A Casa Galileia, que monitora redes sociais evangélicas, notou essa retração, diz seu assessor de campanhas, o antropólogo Flávio Conrado.
Os acampamentos em frente a quartéis, que por fim desembocaram nos ataques golpistas de 8 de janeiro, afugentaram parcela dos crentes.
“Alguns já disseram ali ‘perdemos’ e vamos então orar pelo Lula, botar a viola no saco e lidar com a perda. A candidatura de Bolsonaro foi trabalhada como a luta do bem contra o mal, e a derrota causou grande frustração entre os fiéis.”
A partida para os EUA, contudo, deixou um vácuo no conservadorismo, afirma Conrado. “Me parece ter uma rearrumação desse campo, esse refluxo. Ele vai continuar sendo a liderança da extrema direita?”
O deputado Otoni de Paula (MDB-RJ), que chegou a posar com petistas e dizer que a omissão do ex-presidente nos últimos tempos “beira a covardia”, é um bom exemplo desse pêndulo entre pragmatismo político e óbice ideológico.
“Sem dúvida alguma”, diz o membro da bancada evangélica, Bolsonaro ainda é o grande nome para 2026 nos templos. “Ele tem a capacidade da Fênix. Quando todos apostam que agora já era, ele consegue ressurgir. As críticas que ele sofreu, e inclusive fiz parte de algumas delas, não são fator de ruptura.”
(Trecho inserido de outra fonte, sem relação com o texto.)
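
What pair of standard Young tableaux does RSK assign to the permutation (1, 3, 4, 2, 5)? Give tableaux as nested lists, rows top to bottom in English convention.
Insert each entry of the permutation into P by Schensted row insertion, recording in Q the position of each new cell.

Insert 1: appended to row 1. P = [[1]], Q = [[1]].
Insert 3: appended to row 1. P = [[1, 3]], Q = [[1, 2]].
Insert 4: appended to row 1. P = [[1, 3, 4]], Q = [[1, 2, 3]].
Insert 2: 2 bumps 3 from row 1; 3 starts row 2. P = [[1, 2, 4], [3]], Q = [[1, 2, 3], [4]].
Insert 5: appended to row 1. P = [[1, 2, 4, 5], [3]], Q = [[1, 2, 3, 5], [4]].

So P = [[1, 2, 4, 5], [3]], Q = [[1, 2, 3, 5], [4]].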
Retomar uma acomodação com progressistas lhe parece algo improvável, diz. “Antes você não tinha muito bem a compreensão entre direita e esquerda. Com a voz dissonante do bolsonarismo, passou-a se ter a real clareza do que é uma e do que é outra. Por isso acho muito difícil que o lulismo consiga fazer dentro da igreja o que Bolsonaro fez. Era necessário que o PT morresse e ressuscitasse com nova roupagem ideológica.”
“Em futuras eleições, continuaremos sendo guiados pelos mesmos princípios que nos trouxeram até aqui, ou seja, mais à direita”, afirma o bispo Eduardo Bravo, à frente da Unigrejas, braço da Universal.
Esse nome pode ser Bolsonaro, mas não necessariamente. “Para mim, pessoalmente, mito somente o Senhor Jesus.”
Enquanto isso, o efeito rebote vem a mil. Daí o fortalecimento de pautas como o preconceito visto no deputado Nikolas Ferreira (PL-MG), que usou uma peruca para zombar as trans no Dia da Mulher, e no reforço transfóbico do também evangélico senador Magno Malta (PL-ES). Em evento com Michelle Bolsonaro, ele disse que homens nunca terão útero, ataque patente à mulher trans.
Valadão, o pastor que sugeriu deixar Lula um tempinho sob a água para batizá-lo, embarcou na mesma onda. Postou uma montagem da “picanha trans”, que “nasceu coxão duro, mas se sente picanha”.
“Tá desse jeito”, comentou. O futuro do bolsonarismo entre evangélicos está nas mãos de líderes como ele.